Un murmure d'admiration collective parcourut l'immense salle. L'ampleur de l'exploit provoqua une onde de choc de chuchotements dans les sièges de velours.

Au quatrième rang, Thomas croisa les jambes, un sourire suffisant et envieux aux lèvres. Il se pencha et murmura à l'oreille de Victoria : « Imagine avoir une fille comme ça. Deux millions de dollars de subventions fédérales avant même qu'elle ait fini ses études. Au lieu de ça, on a Clara qui fait la vaisselle. »

Victoria renifla silencieusement en levant les yeux au ciel.

« Rejoignez-moi, » lança la voix du doyen Bradley dans un crescendo triomphal, « pour accueillir sur scène notre major de promotion, notre conférencière principale et l’avenir incontestable de la recherche sur le cancer… Clara Hensley. »

Pendant une fraction de seconde, l'univers sembla retenir son souffle.

Soudain, le projecteur se détourna du podium, perçant l'obscurité pour illuminer les coulisses. Je sortis de l'ombre. Ma posture était digne, le menton haut. Ma lourde robe de velours flottait derrière moi à chaque pas mesuré et assuré que je faisais vers le centre de la scène.

L'auditorium tout entier explosa de joie. Trois mille personnes se levèrent d'un seul mouvement, offrant une ovation tonitruante et assourdissante qui fit littéralement trembler le plancher de bois sous mes pieds.

Mais je n'ai pas regardé la foule. J'ai regardé précisément le quatrième rang, l'allée centrale.

J'ai vu le sourire suffisant de Thomas s'évaporer si violemment que j'aurais presque pu entendre sa mâchoire se déboîter. Ses yeux exorbités, grands ouverts et fixes, me fixaient comme si j'étais un fantôme sorti de sa tombe.

À côté d'elle, le visage de Victoria, artificiellement bronzé, se vida de toute substance, prenant une teinte cendrée, maladive, fantomatique. Sa main parfaitement manucurée retomba mollement et son sac à main de créateur, d'une valeur de mille dollars, glissa de ses genoux, s'écrasant sur le sol en béton dans un bruit sourd et inaudible.

Haley, qui tenait son téléphone pour filmer le mystérieux génie, se figea. Sa bouche s'ouvrit dans un cri muet. Le téléphone lui glissa des doigts tremblants et moites, et s'entrechoqua bruyamment contre les pieds de la chaise.

Ils étaient paralysés. Dépouillés de leurs illusions devant les personnes les plus puissantes de l'État, ils fixaient la scène, submergés par une terreur absolue et suffocante.

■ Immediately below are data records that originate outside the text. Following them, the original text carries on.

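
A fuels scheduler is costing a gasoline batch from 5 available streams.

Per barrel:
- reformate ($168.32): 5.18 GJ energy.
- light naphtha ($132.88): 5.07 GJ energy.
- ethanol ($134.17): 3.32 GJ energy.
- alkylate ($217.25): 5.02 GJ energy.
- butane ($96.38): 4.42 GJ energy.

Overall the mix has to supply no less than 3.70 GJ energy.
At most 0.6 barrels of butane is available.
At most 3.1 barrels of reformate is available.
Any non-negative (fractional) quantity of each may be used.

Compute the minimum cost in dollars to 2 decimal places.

Treat it as an LP. Let x1 = barrels of reformate, x2 = barrels of light naphtha, x3 = barrels of ethanol, x4 = barrels of alkylate, x5 = barrels of butane.
min 168.32x1 + 132.88x2 + 134.17x3 + 217.25x4 + 96.38x5 with:
  5.18x1 + 5.07x2 + 3.32x3 + 5.02x4 + 4.42x5 ≥ 3.7   (energy)
  x5 ≤ 0.6
  x1 ≤ 3.1
  x1, x2, x3, x4, x5 ≥ 0.
The cheapest feasible vertex uses only light naphtha, butane; reformate, ethanol, alkylate are not used. The energy and the butane cap requirements are met with equality.
So light naphtha = 0.20671 barrels, butane = 0.6 barrels.
Total cost: 132.88·0.20671 + 96.38·0.6 = 85.2956.

$85.30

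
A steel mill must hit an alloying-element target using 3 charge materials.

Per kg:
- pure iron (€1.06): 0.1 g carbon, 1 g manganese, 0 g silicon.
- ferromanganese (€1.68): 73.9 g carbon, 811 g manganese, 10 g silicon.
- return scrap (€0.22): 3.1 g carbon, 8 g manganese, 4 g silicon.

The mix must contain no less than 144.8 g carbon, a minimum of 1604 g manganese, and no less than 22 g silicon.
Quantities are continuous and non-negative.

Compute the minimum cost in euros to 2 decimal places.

Let x1 = kg of pure iron, x2 = kg of ferromanganese, x3 = kg of return scrap.
Minimise 1.06x1 + 1.68x2 + 0.22x3 s.t.:
  0.1x1 + 73.9x2 + 3.1x3 ≥ 144.8   (carbon)
  1x1 + 811x2 + 8x3 ≥ 1604   (manganese)
  10x2 + 4x3 ≥ 22   (silicon)
  x1, x2, x3 ≥ 0.
The cheapest feasible vertex uses only ferromanganese, return scrap; pure iron is not used. The manganese and silicon requirements are met with equality.
That vertex is x2 = 1.972, x3 = 0.5695.
Objective = 1.68·1.972 + 0.22·0.5695 = 3.4383.

€3.44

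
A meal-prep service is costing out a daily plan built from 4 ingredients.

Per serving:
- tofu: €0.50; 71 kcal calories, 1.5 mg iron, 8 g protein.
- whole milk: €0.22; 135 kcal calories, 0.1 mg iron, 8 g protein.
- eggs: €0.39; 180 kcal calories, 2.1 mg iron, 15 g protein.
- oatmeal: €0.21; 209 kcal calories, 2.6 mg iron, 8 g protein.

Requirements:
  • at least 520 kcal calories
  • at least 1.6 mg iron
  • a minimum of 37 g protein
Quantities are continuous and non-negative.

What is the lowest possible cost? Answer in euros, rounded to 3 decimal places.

€0.963

Let x1 = servings of tofu, x2 = servings of whole milk, x3 = servings of eggs, x4 = servings of oatmeal.
min 0.5x1 + 0.22x2 + 0.39x3 + 0.21x4 with:
  71x1 + 135x2 + 180x3 + 209x4 ≥ 520   (calories)
  1.5x1 + 0.1x2 + 2.1x3 + 2.6x4 ≥ 1.6   (iron)
  8x1 + 8x2 + 15x3 + 8x4 ≥ 37   (protein)
  x1, x2, x3, x4 ≥ 0.
At the optimum only eggs, oatmeal are positive (tofu, whole milk = 0). There the calories and protein constraints are tight.
That vertex is x3 = 2.108, x4 = 0.6726.
Cost = 0.39·2.108 + 0.21·0.6726 = 0.96337.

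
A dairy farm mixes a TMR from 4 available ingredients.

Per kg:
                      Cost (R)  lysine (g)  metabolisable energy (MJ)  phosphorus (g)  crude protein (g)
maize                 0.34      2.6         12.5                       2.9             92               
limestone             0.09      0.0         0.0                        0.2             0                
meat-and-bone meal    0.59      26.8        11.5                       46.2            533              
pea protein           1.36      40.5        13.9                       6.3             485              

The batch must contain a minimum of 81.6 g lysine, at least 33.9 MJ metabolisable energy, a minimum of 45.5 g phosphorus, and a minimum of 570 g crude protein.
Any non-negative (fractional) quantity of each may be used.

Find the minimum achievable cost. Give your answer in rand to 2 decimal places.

Let x1 = kg of maize, x2 = kg of limestone, x3 = kg of meat-and-bone meal, x4 = kg of pea protein.
Minimise 0.34x1 + 0.09x2 + 0.59x3 + 1.36x4 s.t.:
  2.6x1 + 26.8x3 + 40.5x4 ≥ 81.6   (lysine)
  12.5x1 + 11.5x3 + 13.9x4 ≥ 33.9   (metabolisable energy)
  2.9x1 + 0.2x2 + 46.2x3 + 6.3x4 ≥ 45.5   (phosphorus)
  92x1 + 533x3 + 485x4 ≥ 570   (crude protein)
  x1, x2, x3, x4 ≥ 0.
The cheapest feasible vertex uses only meat-and-bone meal; maize, limestone, pea protein are not used. Binding constraint: lysine.
Solving gives x3 = 3.045.
Objective = 0.59·3.045 = 1.7966.

R1.80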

J'ai atteint le podium. J'ai savouré les applaudissements un long instant avant de lever doucement la main. Le silence s'est immédiatement fait dans la salle, chacun attendant avec impatience mes paroles.

J'ai ajusté le microphone. Je me suis penché, mes yeux se posant sur mon père tremblant et en hyperventilation.

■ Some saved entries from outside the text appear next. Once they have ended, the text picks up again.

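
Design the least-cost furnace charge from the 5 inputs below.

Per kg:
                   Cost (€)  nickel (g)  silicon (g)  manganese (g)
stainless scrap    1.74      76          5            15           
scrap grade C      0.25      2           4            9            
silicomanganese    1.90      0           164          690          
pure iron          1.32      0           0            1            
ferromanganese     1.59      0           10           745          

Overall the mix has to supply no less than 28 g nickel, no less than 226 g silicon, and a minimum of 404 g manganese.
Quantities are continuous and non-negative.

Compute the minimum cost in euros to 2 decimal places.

Set it up as a linear program. Let x1 = kg of stainless scrap, x2 = kg of scrap grade C, x3 = kg of silicomanganese, x4 = kg of pure iron, x5 = kg of ferromanganese.
Minimize 1.74x1 + 0.25x2 + 1.9x3 + 1.32x4 + 1.59x5 subject to:
  76x1 + 2x2 ≥ 28   (nickel)
  5x1 + 4x2 + 164x3 + 10x5 ≥ 226   (silicon)
  15x1 + 9x2 + 690x3 + 1x4 + 745x5 ≥ 404   (manganese)
  x1, x2, x3, x4, x5 ≥ 0.
The minimum-cost mix takes nothing from scrap grade C, pure iron, ferromanganese — only stainless scrap, silicomanganese. Binding constraints: nickel and silicon.
Solving gives x1 = 0.3684, x3 = 1.367.
Objective = 1.74·0.3684 + 1.9·1.367 = 3.2383.

€3.24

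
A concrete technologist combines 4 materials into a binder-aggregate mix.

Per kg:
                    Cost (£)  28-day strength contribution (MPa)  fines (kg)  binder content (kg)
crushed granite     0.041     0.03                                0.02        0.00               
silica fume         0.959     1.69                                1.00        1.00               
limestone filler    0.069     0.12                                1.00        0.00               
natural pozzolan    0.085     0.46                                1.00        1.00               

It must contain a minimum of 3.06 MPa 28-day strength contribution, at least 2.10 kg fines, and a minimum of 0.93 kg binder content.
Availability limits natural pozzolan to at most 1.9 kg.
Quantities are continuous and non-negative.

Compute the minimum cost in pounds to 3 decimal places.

£1.402

Let x1 = kg of crushed granite, x2 = kg of silica fume, x3 = kg of limestone filler, x4 = kg of natural pozzolan.
Minimise 0.041x1 + 0.959x2 + 0.069x3 + 0.085x4 subject to:
  0.03x1 + 1.69x2 + 0.12x3 + 0.46x4 ≥ 3.06   (28-day strength contribution)
  0.02x1 + 1x2 + 1x3 + 1x4 ≥ 2.1   (fines)
  1x2 + 1x4 ≥ 0.93   (binder content)
  x4 ≤ 1.9
  x1, x2, x3, x4 ≥ 0.
The cheapest feasible vertex uses only silica fume, natural pozzolan; crushed granite, limestone filler are not used. The 28-day strength contribution and the natural pozzolan cap requirements are met with equality.
Optimal quantities: silica fume = 1.2935 kg, natural pozzolan = 1.9 kg.
Cost = 0.959·1.2935 + 0.085·1.9 = 1.40197.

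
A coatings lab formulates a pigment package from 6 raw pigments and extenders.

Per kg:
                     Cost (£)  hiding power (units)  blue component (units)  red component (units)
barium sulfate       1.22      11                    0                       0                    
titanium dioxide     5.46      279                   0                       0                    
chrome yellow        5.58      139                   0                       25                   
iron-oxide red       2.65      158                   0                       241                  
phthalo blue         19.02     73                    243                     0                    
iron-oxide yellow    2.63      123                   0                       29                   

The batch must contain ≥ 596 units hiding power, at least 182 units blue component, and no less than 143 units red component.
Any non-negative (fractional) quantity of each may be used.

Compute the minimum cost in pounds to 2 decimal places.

Let x1 = kg of barium sulfate, x2 = kg of titanium dioxide, x3 = kg of chrome yellow, x4 = kg of iron-oxide red, x5 = kg of phthalo blue, x6 = kg of iron-oxide yellow.
min 1.22x1 + 5.46x2 + 5.58x3 + 2.65x4 + 19.02x5 + 2.63x6 subject to:
  11x1 + 279x2 + 139x3 + 158x4 + 73x5 + 123x6 ≥ 596   (hiding power)
  243x5 ≥ 182   (blue component)
  25x3 + 241x4 + 29x6 ≥ 143   (red component)
  x1, x2, x3, x4, x5, x6 ≥ 0.
The cheapest feasible vertex uses only iron-oxide red, phthalo blue; barium sulfate, titanium dioxide, chrome yellow, iron-oxide yellow are not used. The hiding power and blue component requirements are met with equality.
So iron-oxide red = 3.426 kg, phthalo blue = 0.749 kg.
Hence cost = 2.65·3.426 + 19.02·0.749 = £23.3249.

£23.32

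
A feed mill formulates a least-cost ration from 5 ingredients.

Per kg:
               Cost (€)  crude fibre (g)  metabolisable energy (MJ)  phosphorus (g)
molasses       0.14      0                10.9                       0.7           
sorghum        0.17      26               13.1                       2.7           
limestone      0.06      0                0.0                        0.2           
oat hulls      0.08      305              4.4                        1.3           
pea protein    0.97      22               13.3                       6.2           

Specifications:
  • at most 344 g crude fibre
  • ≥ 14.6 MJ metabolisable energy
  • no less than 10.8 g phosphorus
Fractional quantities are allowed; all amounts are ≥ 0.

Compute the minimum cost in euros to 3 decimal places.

€0.678

This is a linear program. Let x1 = kg of molasses, x2 = kg of sorghum, x3 = kg of limestone, x4 = kg of oat hulls, x5 = kg of pea protein.
Minimize 0.14x1 + 0.17x2 + 0.06x3 + 0.08x4 + 0.97x5 s.t.:
  26x2 + 305x4 + 22x5 ≤ 344   (crude fibre)
  10.9x1 + 13.1x2 + 4.4x4 + 13.3x5 ≥ 14.6   (metabolisable energy)
  0.7x1 + 2.7x2 + 0.2x3 + 1.3x4 + 6.2x5 ≥ 10.8   (phosphorus)
  x1, x2, x3, x4, x5 ≥ 0.
The cheapest feasible vertex uses only sorghum, oat hulls; molasses, limestone, pea protein are not used. There the crude fibre and phosphorus constraints are tight.
That vertex is x2 = 3.605, x4 = 0.8206.
Objective = 0.17·3.605 + 0.08·0.8206 = 0.678498.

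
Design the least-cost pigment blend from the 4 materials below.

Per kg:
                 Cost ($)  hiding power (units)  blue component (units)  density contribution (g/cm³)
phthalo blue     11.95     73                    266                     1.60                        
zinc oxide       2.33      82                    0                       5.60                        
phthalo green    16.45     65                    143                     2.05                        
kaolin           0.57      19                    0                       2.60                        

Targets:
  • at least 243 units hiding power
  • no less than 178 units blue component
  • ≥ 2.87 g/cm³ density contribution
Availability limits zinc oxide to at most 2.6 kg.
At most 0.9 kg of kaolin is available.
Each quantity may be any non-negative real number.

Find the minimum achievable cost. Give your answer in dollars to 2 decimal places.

Treat it as an LP. Let x1 = kg of phthalo blue, x2 = kg of zinc oxide, x3 = kg of phthalo green, x4 = kg of kaolin.
Minimize 11.95x1 + 2.33x2 + 16.45x3 + 0.57x4 subject to:
  73x1 + 82x2 + 65x3 + 19x4 ≥ 243   (hiding power)
  266x1 + 143x3 ≥ 178   (blue component)
  1.6x1 + 5.6x2 + 2.05x3 + 2.6x4 ≥ 2.87   (density contribution)
  x2 ≤ 2.6
  x4 ≤ 0.9
  x1, x2, x3, x4 ≥ 0.
The minimum-cost mix takes nothing from phthalo green, kaolin — only phthalo blue, zinc oxide. Binding constraints: hiding power and blue component.
Optimal quantities: phthalo blue = 0.6692 kg, zinc oxide = 2.368 kg.
Hence cost = 11.95·0.6692 + 2.33·2.368 = $13.5144.

$13.51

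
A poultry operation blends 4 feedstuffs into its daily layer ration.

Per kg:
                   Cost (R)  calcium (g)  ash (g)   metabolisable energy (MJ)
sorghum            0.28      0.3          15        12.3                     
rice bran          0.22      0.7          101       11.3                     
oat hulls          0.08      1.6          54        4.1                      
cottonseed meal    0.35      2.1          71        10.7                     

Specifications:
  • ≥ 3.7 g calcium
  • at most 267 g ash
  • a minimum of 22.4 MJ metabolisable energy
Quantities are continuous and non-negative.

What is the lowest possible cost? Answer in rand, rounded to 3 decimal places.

Let x1 = kg of sorghum, x2 = kg of rice bran, x3 = kg of oat hulls, x4 = kg of cottonseed meal.
min 0.28x1 + 0.22x2 + 0.08x3 + 0.35x4 s.t.:
  0.3x1 + 0.7x2 + 1.6x3 + 2.1x4 ≥ 3.7   (calcium)
  15x1 + 101x2 + 54x3 + 71x4 ≤ 267   (ash)
  12.3x1 + 11.3x2 + 4.1x3 + 10.7x4 ≥ 22.4   (metabolisable energy)
  x1, x2, x3, x4 ≥ 0.
The optimal basis is {rice bran, oat hulls}; sorghum, cottonseed meal drop out. There the calcium and metabolisable energy constraints are tight.
That vertex is x2 = 1.359, x3 = 1.718.
Hence cost = 0.22·1.359 + 0.08·1.718 = R0.43642.

R0.436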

« À ceux qui m’ont explicitement ordonné de m’effacer pour laisser la place à d’autres », ai-je déclaré. Ma voix était limpide, dénuée de toute peur, empreinte d’une autorité tranquille et implacable. Le micro a capté la froideur de mon ton, la projetant au plus profond de l’auditoire. « Merci. Votre cruauté m’a contraint à bâtir une scène où je n’ai plus besoin de votre permission pour exister. »

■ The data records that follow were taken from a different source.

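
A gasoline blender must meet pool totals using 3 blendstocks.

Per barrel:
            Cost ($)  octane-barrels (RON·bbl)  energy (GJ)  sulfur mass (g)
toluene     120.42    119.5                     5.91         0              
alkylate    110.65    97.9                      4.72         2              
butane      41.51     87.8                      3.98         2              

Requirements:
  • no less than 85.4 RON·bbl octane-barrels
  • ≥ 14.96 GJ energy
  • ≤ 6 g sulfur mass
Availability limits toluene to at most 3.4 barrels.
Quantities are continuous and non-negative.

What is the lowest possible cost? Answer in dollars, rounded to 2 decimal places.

This is a linear program. Let x1 = barrels of toluene, x2 = barrels of alkylate, x3 = barrels of butane.
Minimise 120.42x1 + 110.65x2 + 41.51x3 with:
  119.5x1 + 97.9x2 + 87.8x3 ≥ 85.4   (octane-barrels)
  5.91x1 + 4.72x2 + 3.98x3 ≥ 14.96   (energy)
  2x2 + 2x3 ≤ 6   (sulfur mass)
  x1 ≤ 3.4
  x1, x2, x3 ≥ 0.
The optimal basis is {toluene, butane}; alkylate drops out. The energy and sulfur mass requirements are met with equality.
So toluene = 0.511 barrels, butane = 3 barrels.
Objective = 120.42·0.511 + 41.51·3 = 186.0646.

$186.06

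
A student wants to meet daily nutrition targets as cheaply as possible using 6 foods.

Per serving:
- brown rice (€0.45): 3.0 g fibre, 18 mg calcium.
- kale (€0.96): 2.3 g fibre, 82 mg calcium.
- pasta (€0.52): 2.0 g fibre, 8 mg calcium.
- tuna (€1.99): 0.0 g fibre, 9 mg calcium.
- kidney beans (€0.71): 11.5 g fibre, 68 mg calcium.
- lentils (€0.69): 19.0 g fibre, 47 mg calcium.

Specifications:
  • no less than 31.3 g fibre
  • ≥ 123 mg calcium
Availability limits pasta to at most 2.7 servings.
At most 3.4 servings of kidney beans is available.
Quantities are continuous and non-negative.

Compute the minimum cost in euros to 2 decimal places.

This is a linear program. Let x1 = servings of brown rice, x2 = servings of kale, x3 = servings of pasta, x4 = servings of tuna, x5 = servings of kidney beans, x6 = servings of lentils.
Minimize 0.45x1 + 0.96x2 + 0.52x3 + 1.99x4 + 0.71x5 + 0.69x6 s.t.:
  3x1 + 2.3x2 + 2x3 + 11.5x5 + 19x6 ≥ 31.3   (fibre)
  18x1 + 82x2 + 8x3 + 9x4 + 68x5 + 47x6 ≥ 123   (calcium)
  x3 ≤ 2.7
  x5 ≤ 3.4
  x1, x2, x3, x4, x5, x6 ≥ 0.
At the optimum only kidney beans, lentils are positive (brown rice, kale, pasta, tuna = 0). Binding constraints: fibre and calcium.
Optimal quantities: kidney beans = 1.152 servings, lentils = 0.95 servings.
Cost = 0.71·1.152 + 0.69·0.95 = 1.4734.

€1.47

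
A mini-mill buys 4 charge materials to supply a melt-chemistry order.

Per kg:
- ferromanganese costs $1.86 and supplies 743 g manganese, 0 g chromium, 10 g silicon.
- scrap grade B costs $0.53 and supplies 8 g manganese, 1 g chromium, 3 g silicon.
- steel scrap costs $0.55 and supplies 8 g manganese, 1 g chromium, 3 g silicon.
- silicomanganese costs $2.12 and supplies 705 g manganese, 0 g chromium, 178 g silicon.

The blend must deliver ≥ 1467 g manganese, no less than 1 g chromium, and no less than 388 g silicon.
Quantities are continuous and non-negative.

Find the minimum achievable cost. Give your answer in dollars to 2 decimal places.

Treat it as an LP. Let x1 = kg of ferromanganese, x2 = kg of scrap grade B, x3 = kg of steel scrap, x4 = kg of silicomanganese.
Minimise 1.86x1 + 0.53x2 + 0.55x3 + 2.12x4 s.t.:
  743x1 + 8x2 + 8x3 + 705x4 ≥ 1467   (manganese)
  1x2 + 1x3 ≥ 1   (chromium)
  10x1 + 3x2 + 3x3 + 178x4 ≥ 388   (silicon)
  x1, x2, x3, x4 ≥ 0.
At the optimum only scrap grade B, silicomanganese are positive (ferromanganese, steel scrap = 0). There the chromium and silicon constraints are tight.
So scrap grade B = 1 kg, silicomanganese = 2.163 kg.
Cost = 0.53·1 + 2.12·2.163 = 5.1156.

$5.12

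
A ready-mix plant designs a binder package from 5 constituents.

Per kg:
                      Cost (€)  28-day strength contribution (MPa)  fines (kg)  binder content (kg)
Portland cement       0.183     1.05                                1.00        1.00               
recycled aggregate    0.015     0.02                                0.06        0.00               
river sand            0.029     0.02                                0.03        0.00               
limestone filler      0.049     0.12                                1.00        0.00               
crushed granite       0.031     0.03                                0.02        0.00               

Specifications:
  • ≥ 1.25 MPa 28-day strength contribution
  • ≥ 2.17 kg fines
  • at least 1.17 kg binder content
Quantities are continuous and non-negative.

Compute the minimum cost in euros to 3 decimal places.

Set it up as a linear program. Let x1 = kg of Portland cement, x2 = kg of recycled aggregate, x3 = kg of river sand, x4 = kg of limestone filler, x5 = kg of crushed granite.
Minimise 0.183x1 + 0.015x2 + 0.029x3 + 0.049x4 + 0.031x5 with:
  1.05x1 + 0.02x2 + 0.02x3 + 0.12x4 + 0.03x5 ≥ 1.25   (28-day strength contribution)
  1x1 + 0.06x2 + 0.03x3 + 1x4 + 0.02x5 ≥ 2.17   (fines)
  1x1 ≥ 1.17   (binder content)
  x1, x2, x3, x4, x5 ≥ 0.
At the optimum only Portland cement, limestone filler are positive (recycled aggregate, river sand, crushed granite = 0). The fines and binder content requirements are met with equality.
Solving gives x1 = 1.17, x4 = 1.
Hence cost = 0.183·1.17 + 0.049·1 = €0.26311.

€0.263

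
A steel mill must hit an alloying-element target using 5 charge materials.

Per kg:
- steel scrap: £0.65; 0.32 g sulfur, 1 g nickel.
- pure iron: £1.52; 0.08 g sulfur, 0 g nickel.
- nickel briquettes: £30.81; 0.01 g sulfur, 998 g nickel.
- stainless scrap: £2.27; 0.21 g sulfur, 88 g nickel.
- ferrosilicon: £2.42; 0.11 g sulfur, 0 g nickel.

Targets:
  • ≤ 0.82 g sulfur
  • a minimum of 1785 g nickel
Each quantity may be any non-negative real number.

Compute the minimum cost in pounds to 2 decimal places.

Let x1 = kg of steel scrap, x2 = kg of pure iron, x3 = kg of nickel briquettes, x4 = kg of stainless scrap, x5 = kg of ferrosilicon.
Minimise 0.65x1 + 1.52x2 + 30.81x3 + 2.27x4 + 2.42x5 with:
  0.32x1 + 0.08x2 + 0.01x3 + 0.21x4 + 0.11x5 ≤ 0.82   (sulfur)
  1x1 + 998x3 + 88x4 ≥ 1785   (nickel)
  x1, x2, x3, x4, x5 ≥ 0.
The optimal basis is {nickel briquettes, stainless scrap}; steel scrap, pure iron, ferrosilicon drop out. Binding constraints: sulfur and nickel.
So nickel briquettes = 1.4504 kg, stainless scrap = 3.8357 kg.
Hence cost = 30.81·1.4504 + 2.27·3.8357 = £53.3939.

£53.39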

Le silence qui régnait dans la pièce était absolu, lourd du contexte brutal et tacite de mes paroles.

Avant même que les applaudissements ne reprennent, la pression qui pesait sur l'ego fragile et narcissique de Thomas explosa violemment. Il était incapable de comprendre la réalité. Il ne pouvait accepter que la servante qu'il projetait de renvoyer soit la reine des lieux.